The global vice president at JinkoSolar, Dany Qian, said that polysilicon prices are not expected to drop for at least six months. The company’s general manager for South & Central Asia, Daniel Liu, stated that Jinko is not backing out from any of the signed deals with its Indian customers due to the raw material supply shortage and the rising prices. The company has had record shipments to India in 2020 and Q1-2021!

The rise in polysilicon prices and the shortage of the raw material has forced panel suppliers to slow down production. “The price and supply situation has been steadily worsening since last year,” it said.

According to Jinko, some forecasts say that these supply issues could continue until the second half of the year or even later because Q4 is traditionally the peak season in China for project commissioning.

“It is evident that polysilicon shortage is here to stay for a while.
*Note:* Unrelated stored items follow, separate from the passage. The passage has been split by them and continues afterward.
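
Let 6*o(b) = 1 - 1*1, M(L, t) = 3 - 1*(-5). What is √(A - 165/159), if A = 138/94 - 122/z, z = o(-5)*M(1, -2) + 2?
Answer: I*√375839589/2491 ≈ 7.7827*I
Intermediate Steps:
M(L, t) = 8 (M(L, t) = 3 + 5 = 8)
o(b) = 0 (o(b) = (1 - 1*1)/6 = (1 - 1)/6 = (⅙)*0 = 0)
z = 2 (z = 0*8 + 2 = 0 + 2 = 2)
A = -2798/47 (A = 138/94 - 122/2 = 138*(1/94) - 122*½ = 69/47 - 61 = -2798/47 ≈ -59.532)
√(A - 165/159) = √(-2798/47 - 165/159) = √(-2798/47 - 165*1/159) = √(-2798/47 - 55/53) = √(-150879/2491) = I*√375839589/2491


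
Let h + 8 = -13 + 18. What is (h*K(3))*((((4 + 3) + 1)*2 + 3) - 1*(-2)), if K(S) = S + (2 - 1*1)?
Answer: -252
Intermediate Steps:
K(S) = 1 + S (K(S) = S + (2 - 1) = S + 1 = 1 + S)
h = -3 (h = -8 + (-13 + 18) = -8 + 5 = -3)
(h*K(3))*((((4 + 3) + 1)*2 + 3) - 1*(-2)) = (-3*(1 + 3))*((((4 + 3) + 1)*2 + 3) - 1*(-2)) = (-3*4)*(((7 + 1)*2 + 3) + 2) = -12*((8*2 + 3) + 2) = -12*((16 + 3) + 2) = -12*(19 + 2) = -12*21 = -252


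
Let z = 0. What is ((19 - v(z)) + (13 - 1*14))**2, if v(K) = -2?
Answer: 400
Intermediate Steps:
((19 - v(z)) + (13 - 1*14))**2 = ((19 - 1*(-2)) + (13 - 1*14))**2 = ((19 + 2) + (13 - 14))**2 = (21 - 1)**2 = 20**2 = 400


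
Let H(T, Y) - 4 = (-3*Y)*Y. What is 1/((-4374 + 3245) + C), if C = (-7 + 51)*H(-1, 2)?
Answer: -1/1481 ≈ -0.00067522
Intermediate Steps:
H(T, Y) = 4 - 3*Y**2 (H(T, Y) = 4 + (-3*Y)*Y = 4 - 3*Y**2)
C = -352 (C = (-7 + 51)*(4 - 3*2**2) = 44*(4 - 3*4) = 44*(4 - 12) = 44*(-8) = -352)
1/((-4374 + 3245) + C) = 1/((-4374 + 3245) - 352) = 1/(-1129 - 352) = 1/(-1481) = -1/1481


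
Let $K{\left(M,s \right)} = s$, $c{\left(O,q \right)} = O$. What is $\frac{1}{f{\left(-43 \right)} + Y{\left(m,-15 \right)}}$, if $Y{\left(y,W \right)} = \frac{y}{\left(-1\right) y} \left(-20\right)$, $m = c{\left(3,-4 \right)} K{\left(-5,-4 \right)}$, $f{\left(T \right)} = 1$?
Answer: $\frac{1}{21} \approx 0.047619$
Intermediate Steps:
$m = -12$ ($m = 3 \left(-4\right) = -12$)
$Y{\left(y,W \right)} = 20$ ($Y{\left(y,W \right)} = y \left(- \frac{1}{y}\right) \left(-20\right) = \left(-1\right) \left(-20\right) = 20$)
$\frac{1}{f{\left(-43 \right)} + Y{\left(m,-15 \right)}} = \frac{1}{1 + 20} = \frac{1}{21}$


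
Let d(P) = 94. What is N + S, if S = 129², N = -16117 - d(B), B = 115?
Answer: 430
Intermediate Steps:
N = -16211 (N = -16117 - 1*94 = -16117 - 94 = -16211)
S = 16641
N + S = -16211 + 16641 = 430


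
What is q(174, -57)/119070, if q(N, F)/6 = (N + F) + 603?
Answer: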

There are no signs of its supply catching up anytime soon. Furthermore, this will cross over to the whole ecosystem, and it is expected that silver and copper will also see upward price trends. Industry experts and analysts following this situation very closely have concluded that price projections that we are getting today are probably the best and the lowest in the next six-month timeframe or even longer,” the company said.